Bloomberg.com reports that according to the country's biggest feed company, South African livestock feed producers are turning to wheat as an alternative to corn for the first time in a decade after a surge in corn prices. An official at Meadow Feeds Ltd., who declined to be identified in line with company policy, said that wheat is being used for animal feed in the Western Cape Province, which produces about two fifths of South Africa's wheat.

Meadow, owned by Pretoria, South Africa-based Astral Foods Ltd. (ARL), supplies feed for farm animals ranging from chickens and ostriches to cattle.
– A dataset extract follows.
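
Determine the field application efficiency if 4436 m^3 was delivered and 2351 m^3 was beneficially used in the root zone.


Ea = V_root / V_field * 100 = 2351 / 4436 * 100 = 52.9982%

52.9982 %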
While yellow corn is still being used, the difference between the cost of wheat produced in the province and corn shipped from other provinces is making wheat an affordable alternative, the Meadow official told Bloomberg.com. Corn prices in South Africa have surged after national stocks of the grain plunged 40 percent as of the end of November, the biggest fall in at least a decade, because of a surge in exports. "This is happening for the first time in roughly 10 years," the official said.

Yellow corn for March delivery closed trade at 2,570 rand a ton on the South African Futures Exchange in Johannesburg, and has increased 39 percent in the last six months while wheat for delivery in that month closed trade at 2,795 rand, a difference of 225 rand. Six months ago wheat was 940 rand more expensive than yellow corn.